Fr. Jovito do Rego de Jesus Araujo saat memaparkan materinya. |
Kupang, CAKRAWALANTT.COM - Fakultas Ilmu Sosial dan Ilmu Politik (FISIP)
Universitas Katolik Widya Mandira (Unwira) Kupang dan Centro Nacional Chega!
I.P Timor Leste menggelar seminar internasional dengan tema “Mempererat
Jembatan Perdamaian dan Rekonsiliasi Antarbangsa” di Auditorium St. Paulus,
Gedung Rektorat, Kampus Penfui, Senin (30/9/2024).
Seminar internasional tersebut dibuka secara resmi
oleh Rektor Unwira yang diwakili oleh Wakil Rektor III, Rodriques Servatius.
Mewakili Pater Philipus Tule, SVD., Rodriques menyampaikan apresiasi kepada
FISIP Unwira yang telah merancang kegiatan tersebut.
“Kegiatan ini sangat bagus.

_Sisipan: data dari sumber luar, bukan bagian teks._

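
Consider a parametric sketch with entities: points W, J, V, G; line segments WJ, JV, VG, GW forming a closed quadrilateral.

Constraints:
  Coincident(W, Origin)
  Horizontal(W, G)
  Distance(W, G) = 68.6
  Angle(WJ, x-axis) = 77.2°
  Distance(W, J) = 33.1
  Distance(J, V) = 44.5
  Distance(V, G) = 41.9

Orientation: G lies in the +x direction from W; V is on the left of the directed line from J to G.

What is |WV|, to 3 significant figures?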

Apresiasi atas semua ide
dan niat baik sehingga kegiatan ini bisa terselenggara demi mendiskusikan tema
hari ini,” ujarnya.
Baca juga: Gandeng UPR, Prodi Pendidikan Bahasa Inggris UNWIRA Gelar Kuliah Umum Bahas Pemanfaatan Artificial Intelligence dalam Pembelajaran
Rodriquest mengatakan, rekonsiliasi, sebagaimana tema
yang diusung, merupakan jembatan emas untuk mewujudkan perdamaian di tengah
berbagai teori dan konsep dewasa ini. Maka dari itu, ia berharap agar isi dan
hasil diskusi pada seminar internasional tersebut bisa memberikan kontribusi
yang nyata bagi Unwira maupun Centro Nacional Chega! I.P.

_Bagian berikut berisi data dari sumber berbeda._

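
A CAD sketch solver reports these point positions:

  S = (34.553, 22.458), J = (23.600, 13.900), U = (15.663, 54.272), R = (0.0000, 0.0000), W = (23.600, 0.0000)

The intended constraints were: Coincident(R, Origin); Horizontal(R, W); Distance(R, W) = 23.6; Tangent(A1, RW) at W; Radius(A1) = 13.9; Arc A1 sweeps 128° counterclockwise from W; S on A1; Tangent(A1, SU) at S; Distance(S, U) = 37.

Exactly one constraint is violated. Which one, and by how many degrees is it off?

Tangent(A1, SU) at S — off by 7.30°.

R = (0.00, 0.00) ✓; R.y = 0.00, W.y = 0.00 ✓; |RW| = 23.60 ✓; ∠(JW, WR) = 90.00° ✓; |JW| = 13.90 ✓; bearing(J→S) − bearing(J→W) = 128.0° ✓; |JS| = 13.90 ✓; ∠(JS, SU) = 97.30° ✗; |SU| = 37.00 ✓.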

Untuk diketahui, pada kesempatan tersebut, terdapat
beberapa pembicara/narasumber yang hadir, yakni Hugo Maria Fernandes (Executive
Director of Centro Nacional Chega! I.P), Fr. Jovito do Rego de Jesus Araujo
(Board Member of Centro Nacional Chega! I.P), Pater Gregor Neonbasu, SVD.,
Ph.D. (Dosen FISIP Unwira), dan Fr. Dameanus Abun, SVD., Ph.D. (Human Resource
Head: Divine Word College of Laoag, Philipines).

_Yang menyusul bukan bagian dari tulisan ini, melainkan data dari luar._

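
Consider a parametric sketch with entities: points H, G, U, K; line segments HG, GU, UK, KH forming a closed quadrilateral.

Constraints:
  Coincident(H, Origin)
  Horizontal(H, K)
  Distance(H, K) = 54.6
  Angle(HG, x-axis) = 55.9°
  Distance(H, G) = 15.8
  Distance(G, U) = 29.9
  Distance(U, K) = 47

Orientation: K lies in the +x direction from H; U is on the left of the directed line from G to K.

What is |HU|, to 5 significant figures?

45.697

H is at the origin; HK is horizontal with |HK| = 54.6 and K in +x, so K = (54.6, 0). HG runs at 55.9° with |HG| = 15.8, so G = (8.8581, 13.083). U is determined by |GU| = 29.9 and |UK| = 47.0 together: it lies at the intersection of circle(G, 29.9) and circle(K, 47.0). With |GK| = 47.576, the foot of the radical line on GK is 9.9683 from G and the perpendicular offset is √(29.9² − 9.9683²) = 28.189. Taking the left-of-GK solution: U = (26.194, 37.445).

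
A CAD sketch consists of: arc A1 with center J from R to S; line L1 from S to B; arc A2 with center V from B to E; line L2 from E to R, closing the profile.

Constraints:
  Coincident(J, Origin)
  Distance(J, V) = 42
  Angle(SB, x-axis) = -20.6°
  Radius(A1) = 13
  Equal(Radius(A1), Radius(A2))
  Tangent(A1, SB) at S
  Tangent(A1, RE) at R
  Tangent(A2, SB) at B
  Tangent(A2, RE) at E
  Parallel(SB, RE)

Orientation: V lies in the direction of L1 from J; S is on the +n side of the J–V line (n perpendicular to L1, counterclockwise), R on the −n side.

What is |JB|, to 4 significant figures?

43.97

The slot axis is L1's direction at -20.6°, so u = (cos -20.6°, sin -20.6°) = (0.9361, -0.3518) and n = (−sin -20.6°, cos -20.6°) = (0.3518, 0.9361). J is at the origin and V lies 42.0 along u from J, so V = 42.0·u = (39.31, -14.78). Tangency of A1 to both parallel lines with radius 13.0 puts S and R at J ± 13.0·n: S = (4.574, 12.17), R = (-4.574, -12.17). Equal radii place B and E the same way about V: B = V + 13.0·n = (43.89, -2.609), E = V − 13.0·n = (34.74, -26.95). Then |JB| = |B − J| = 43.97.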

Dalam pemaparannya, Fr. Jovito do Rego de Jesus Araujo
menekankan pentingnya relasi dalam kehidupan sehari-hari. Menurutnya, kodrat
manusia adalah hasil dari rentetan hubungan timbal balik yang diwariskan secara
turun temurun.
“Kita semua (manusia) adalah hasil dari relasi. Itulah
kodrat kita sebagai manusia,” tukasnya.
Ia mengatakan, untuk membangun relasi, dibutuhkan
jembatan perdamaian. Namun, terkadang, sambungnya, relasi itu rusak dan
terkikis dari esensinya. Bahkan, relasi kehilangan makna dari kehidupan itu
sendiri. Kondisi tersebut, tambah Fr. Jovito, membutuhkan rekonsiliasi sebagai
jalan keluar atas persoalan yang terjadi.
“Rekonsiliasi menjadi cara untuk merayakan perbedaan
antarbangsa dan resolusi konflik perdamaian,” pungkasnya.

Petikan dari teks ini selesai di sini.